According to a new report from the University of Bristol, gambling treatment and support services need to better align with debt counseling, to ensure that the recovery pathways of those affected by gambling have more chances of succeeding.
The report in partnership with StepChange Debt Charity, supported by the Gambling Commission, finds that gambling is only rarely reported as a factor in debt problems, with around 2% of StepChange clients disclosing gambling associated with their debt.
However, gambling debt can be deeply damaging when it occurs and can seriously affect not only the individual, but also their loved ones. This is especially true if continued use of credit to fund gambling results in other bills not being paid, which can put homes and household finances at significant risk. Research reveals that those impacted by someone else’s gambling often go unnoticed, and much more needs to be done to ensure these customers are effectively supported.
The new report suggests that it is incumbent on gaming companies, credit providers and the advisory industry to recognize the specific issues that those with significant gambling debt may face, as well as the challenges and opportunities that arise when they seek to solve them.
Based on an analysis of 206,241 customer data records and interviews with 30 StepChange customers, authors Sara Davies, Jamie Evans and Professor Sharon Collard found that there are notable profile differences between people affected by gambling-related debt and the broader population of StepChange customers.
Customers who disclosed a gambling problem to StepChange were more likely to be male (71% vs 40% of all customers) and had higher average annual incomes (median income £18,000 vs £15,470 for other customers). They also had higher unsecured debt (£1,250 more in Q1-2 2021) and lower arrears (£2,178 in arrears vs. £2,791 for other customers). They suffered fewer enforcement measures (5.5% were the subject of a bailiff’s action against 9.2% for all customers).
A common factor in the stories of those interviewed is that gambling was facilitated by taking on consumer debt. Two other commonalities were pandemic shutdowns as a trigger for escalating gambling; and the incentives offered by gambling operators as motivation to gamble.
For most clients surveyed, gambling was the main or only reason for their debt problems. Typically, they had used consumer credit – overdrafts, personal loans, and credit cards (prior to the April 2020 ban on using credit cards for betting) – to finance gambling, at least point where all credit lines were exhausted. This explains the high levels of unsecured consumer credit debt seen in customer data.
Another cause of problematic debt, especially among those affected by someone else’s gambling, stems from the use of consumer credit to fill the financial hole left by gambling to keep the finances of the community afloat. household, as the person who gambles spends their gambling winnings. Secrecy was often a defining characteristic in generating gambling-related debt. , had an impact on the options available to them when they did.

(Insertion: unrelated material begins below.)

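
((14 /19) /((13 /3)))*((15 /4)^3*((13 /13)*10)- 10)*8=703.76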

Professor Sharon Collard, Research Director of the Center for Personal Finance Research at the University of Bristol, said: “Gambling debt is a serious problem that can lead to relationship problems, physical and mental health problems , even crime. Our historical study is an important step in understanding the link between gambling and debt problems.
“Given our evidence on the complementary and mutually reinforcing benefits of debt counseling and gambling treatment and support, it may be time to ask whether debt counseling should be routinely funded in as part of gambling treatment and support interventions and programmes. The experiences of debt counseling clients we spoke to also confirm the urgent need for measures to ensure that gambling operators prevent their clients from suffer significant financial damage.
Peter Tutton, Head of Policy, Research and Public Affairs at StepChange Debt Charity, added: “Gambling can lead people into a compulsive cycle which can be extremely damaging financially for them, and potentially their loved ones too. As this research shows, gambling vulnerability is complex and may require more than debt counseling to fix permanently.
“Gaming companies and consumer lenders must try to detect and address warning signs earlier, while the debt advice industry must continue to develop holistic ways of working with other services. counseling and support that those vulnerable to gambling need alongside their debt advice. . We will seek to work on practical ways to achieve these results, based on the information from the report.
Tim Miller, Executive Director of Research and Policy at the Gambling Commission, said: “Ongoing research into the harms of gambling has always been extremely vital in helping to understand causes and trends, and also in establishing ways to remedy these harms.
“This latest study uses data from StepChange in a new way to help better understand the role of gambling in consumer debt and, importantly, where certain organizations and their experts can connect with each other. It provides a another addition to the broader database that we welcome as an industry regulator.”